Magdoff and Foster also employ the Achilles heel metaphor, albeit with a slightly different emphasis.

This growth of consumption, based in the expansion of household debt, was to prove to be the Achilles heel of the economy. The housing bubble was based on a sharp increase in household mortgage-based debt, while real wages had been essentially frozen for decades. The resulting defaults among marginal new owners led to a fall in house prices. This led to an ever increasing number of owners owing more on their houses than they were worth, creating more defaults and a further fall in house prices. Banks seeking to bolster their balance sheets began to hold back on new extensions of credit card debt. Consumption fell, jobs were lost, capital spending was put off and a downward spiral of unknown duration began.

As the struggle around the recovery package begins, it must be pointed out what are termed “marginal new owners” were largely Black and Latino working-class families trying to make ends meet, targeted by Wall Street financiers. Recovery cannot be achieved without an economic package that bail out these homeowners beginning with a moratorium on foreclosures.

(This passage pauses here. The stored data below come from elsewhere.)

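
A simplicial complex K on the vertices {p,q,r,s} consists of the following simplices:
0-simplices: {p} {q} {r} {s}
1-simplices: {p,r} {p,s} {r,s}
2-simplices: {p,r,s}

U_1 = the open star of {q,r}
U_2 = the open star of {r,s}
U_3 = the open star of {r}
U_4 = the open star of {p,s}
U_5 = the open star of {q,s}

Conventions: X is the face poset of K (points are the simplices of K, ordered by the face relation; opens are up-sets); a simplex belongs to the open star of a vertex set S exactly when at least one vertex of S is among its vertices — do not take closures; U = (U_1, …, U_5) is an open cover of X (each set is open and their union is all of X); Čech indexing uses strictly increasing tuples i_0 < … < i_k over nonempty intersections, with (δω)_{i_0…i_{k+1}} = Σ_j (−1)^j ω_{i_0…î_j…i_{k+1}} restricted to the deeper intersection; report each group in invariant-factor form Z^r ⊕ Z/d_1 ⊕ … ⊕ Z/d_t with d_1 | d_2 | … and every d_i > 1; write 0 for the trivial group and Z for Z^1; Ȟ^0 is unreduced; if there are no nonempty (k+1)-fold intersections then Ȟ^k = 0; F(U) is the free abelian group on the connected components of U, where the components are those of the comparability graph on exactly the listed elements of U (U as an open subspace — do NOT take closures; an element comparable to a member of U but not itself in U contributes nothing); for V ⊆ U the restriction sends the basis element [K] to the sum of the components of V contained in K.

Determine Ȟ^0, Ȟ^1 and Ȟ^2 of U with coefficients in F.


intersection data:
  U1={{q},{r},{p,r},{r,s},{p,r,s}} U2={{r},{s},{p,r},{p,s},{r,s},{p,r,s}} U3={{r},{p,r},{r,s},{p,r,s}} U4={{p},{s},{p,r},{p,s},{r,s},{p,r,s}} U5={{q},{s},{p,s},{r,s},{p,r,s}}
  U12={{r},{p,r},{r,s},{p,r,s}} U13={{r},{p,r},{r,s},{p,r,s}} U14={{p,r},{r,s},{p,r,s}} U15={{q},{r,s},{p,r,s}} U23={{r},{p,r},{r,s},{p,r,s}} U24={{s},{p,r},{p,s},{r,s},{p,r,s}} U25={{s},{p,s},{r,s},{p,r,s}} U34={{p,r},{r,s},{p,r,s}} U35={{r,s},{p,r,s}} U45={{s},{p,s},{r,s},{p,r,s}}
  U123={{r},{p,r},{r,s},{p,r,s}} U124={{p,r},{r,s},{p,r,s}} U125={{r,s},{p,r,s}} U134={{p,r},{r,s},{p,r,s}} U135={{r,s},{p,r,s}} U145={{r,s},{p,r,s}} U234={{p,r},{r,s},{p,r,s}} U235={{r,s},{p,r,s}} U245={{s},{p,s},{r,s},{p,r,s}} U345={{r,s},{p,r,s}}
  U1234={{p,r},{r,s},{p,r,s}} U1235={{r,s},{p,r,s}} U1245={{r,s},{p,r,s}} U1345={{r,s},{p,r,s}} U2345={{r,s},{p,r,s}}
  U12345={{r,s},{p,r,s}}
components per intersection:
  U1: {{q}} {{r},{p,r},{r,s},{p,r,s}}
  U2: {{r},{s},{p,r},{p,s},{r,s},{p,r,s}}
  U3: {{r},{p,r},{r,s},{p,r,s}}
  U4: {{p},{s},{p,r},{p,s},{r,s},{p,r,s}}
  U5: {{q}} {{s},{p,s},{r,s},{p,r,s}}
  U12: {{r},{p,r},{r,s},{p,r,s}}
  U13: {{r},{p,r},{r,s},{p,r,s}}
  U14: {{p,r},{r,s},{p,r,s}}
  U15: {{q}} {{r,s},{p,r,s}}
  U23: {{r},{p,r},{r,s},{p,r,s}}
  U24: {{s},{p,r},{p,s},{r,s},{p,r,s}}
  U25: {{s},{p,s},{r,s},{p,r,s}}
  U34: {{p,r},{r,s},{p,r,s}}
  U35: {{r,s},{p,r,s}}
  U45: {{s},{p,s},{r,s},{p,r,s}}
  U123: {{r},{p,r},{r,s},{p,r,s}}
  U124: {{p,r},{r,s},{p,r,s}}
  U125: {{r,s},{p,r,s}}
  U134: {{p,r},{r,s},{p,r,s}}
  U135: {{r,s},{p,r,s}}
  U145: {{r,s},{p,r,s}}
  U234: {{p,r},{r,s},{p,r,s}}
  U235: {{r,s},{p,r,s}}
  U245: {{s},{p,s},{r,s},{p,r,s}}
  U345: {{r,s},{p,r,s}}
  U1234: {{p,r},{r,s},{p,r,s}}
  U1235: {{r,s},{p,r,s}}
  U1245: {{r,s},{p,r,s}}
  U1345: {{r,s},{p,r,s}}
  U2345: {{r,s},{p,r,s}}
  U12345: {{r,s},{p,r,s}}
C dims 7,11,10,5; δ0: rk 5, SNF 1^5; δ1: rk 6, SNF 1^6; δ2: rk 4, SNF 1^4
Ȟ^0 = (7 − 5) − 0 = 2, so Ȟ^0 ≅ Z^2
Ȟ^1 = (11 − 6) − 5 = 0, so Ȟ^1 ≅ 0
Ȟ^2 = (10 − 4) − 6 = 0, so Ȟ^2 ≅ 0

Ȟ^0(U;F) ≅ Z^2, Ȟ^1(U;F) ≅ 0 and Ȟ^2(U;F) ≅ 0


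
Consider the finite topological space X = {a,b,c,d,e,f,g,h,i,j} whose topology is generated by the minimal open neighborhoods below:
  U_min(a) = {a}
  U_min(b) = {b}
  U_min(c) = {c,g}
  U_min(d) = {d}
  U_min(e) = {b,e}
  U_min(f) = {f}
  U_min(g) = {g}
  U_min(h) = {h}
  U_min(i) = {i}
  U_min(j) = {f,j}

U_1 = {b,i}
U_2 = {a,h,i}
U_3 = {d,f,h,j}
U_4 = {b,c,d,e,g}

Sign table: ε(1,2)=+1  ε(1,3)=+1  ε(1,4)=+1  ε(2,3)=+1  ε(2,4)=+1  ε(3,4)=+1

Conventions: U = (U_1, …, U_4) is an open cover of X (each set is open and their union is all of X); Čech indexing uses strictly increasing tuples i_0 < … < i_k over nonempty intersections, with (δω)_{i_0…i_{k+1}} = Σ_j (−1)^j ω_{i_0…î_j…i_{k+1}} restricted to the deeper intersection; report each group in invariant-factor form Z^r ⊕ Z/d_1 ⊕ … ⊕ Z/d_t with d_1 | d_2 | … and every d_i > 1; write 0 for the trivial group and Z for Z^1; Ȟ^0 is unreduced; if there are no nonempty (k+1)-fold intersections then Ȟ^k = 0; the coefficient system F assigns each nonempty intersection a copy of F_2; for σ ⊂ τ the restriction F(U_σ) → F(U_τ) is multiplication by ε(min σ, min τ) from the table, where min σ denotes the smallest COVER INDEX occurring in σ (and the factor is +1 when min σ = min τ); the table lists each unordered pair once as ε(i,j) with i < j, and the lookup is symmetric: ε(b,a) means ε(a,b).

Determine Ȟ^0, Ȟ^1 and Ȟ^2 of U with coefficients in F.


Ȟ^0 ≅ Z/2; Ȟ^1 ≅ Z/2; Ȟ^2 ≅ 0

nonempty overlaps:
  U12={i} U14={b} U23={h} U34={d}
C dims 4,4; δ0: rk_F2 3
degree 0: 4−3−0 = 1 → Ȟ^0 ≅ Z/2
degree 1: 4−0−3 = 1 → Ȟ^1 ≅ Z/2
degree 2: 0−0−0 = 0 → Ȟ^2 ≅ 0


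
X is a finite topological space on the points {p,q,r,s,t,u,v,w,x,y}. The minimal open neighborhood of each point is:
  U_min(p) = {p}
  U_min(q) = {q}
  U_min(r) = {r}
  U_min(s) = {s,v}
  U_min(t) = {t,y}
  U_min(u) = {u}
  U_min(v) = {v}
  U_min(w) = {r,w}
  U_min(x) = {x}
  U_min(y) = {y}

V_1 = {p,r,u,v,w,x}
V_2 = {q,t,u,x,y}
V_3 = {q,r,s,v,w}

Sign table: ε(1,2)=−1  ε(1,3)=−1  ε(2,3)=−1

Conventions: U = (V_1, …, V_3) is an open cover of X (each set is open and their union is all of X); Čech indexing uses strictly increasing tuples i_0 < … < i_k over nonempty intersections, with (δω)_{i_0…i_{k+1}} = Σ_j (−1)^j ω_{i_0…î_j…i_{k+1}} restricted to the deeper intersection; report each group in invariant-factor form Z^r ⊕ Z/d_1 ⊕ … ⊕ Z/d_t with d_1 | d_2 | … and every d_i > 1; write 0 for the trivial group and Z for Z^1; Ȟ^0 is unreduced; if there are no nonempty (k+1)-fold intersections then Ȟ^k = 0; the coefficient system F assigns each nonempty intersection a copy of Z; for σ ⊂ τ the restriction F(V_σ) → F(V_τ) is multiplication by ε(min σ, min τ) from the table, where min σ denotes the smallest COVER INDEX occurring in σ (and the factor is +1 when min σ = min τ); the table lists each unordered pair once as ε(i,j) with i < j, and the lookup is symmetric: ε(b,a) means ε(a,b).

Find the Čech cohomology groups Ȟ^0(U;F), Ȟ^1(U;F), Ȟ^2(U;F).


cover nerve:
  V12={u,x} V13={r,v,w} V23={q}
C dims 3,3; δ0: rk 3, SNF 1^2·2
Ȟ^0: (3−3)−0=0 ⇒ 0
Ȟ^1: (3−0)−3=0 plus torsion [2] ⇒ Z/2
Ȟ^2: (0−0)−0=0 ⇒ 0

Ȟ^0 ≅ 0, Ȟ^1 ≅ Z/2, Ȟ^2 ≅ 0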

At the heart of the collapse of the financial system and the economic recession lies the unparalleled greed of the banks coupled with the declining wages of poor working people exacerbated by a racist social division of labor. The solution to problem may well continue to lie in the repayment in full of a centuries-old debt. To paraphrase Martin Luther King, capitalism’s promissory note is still marked, “Insufficient Funds.”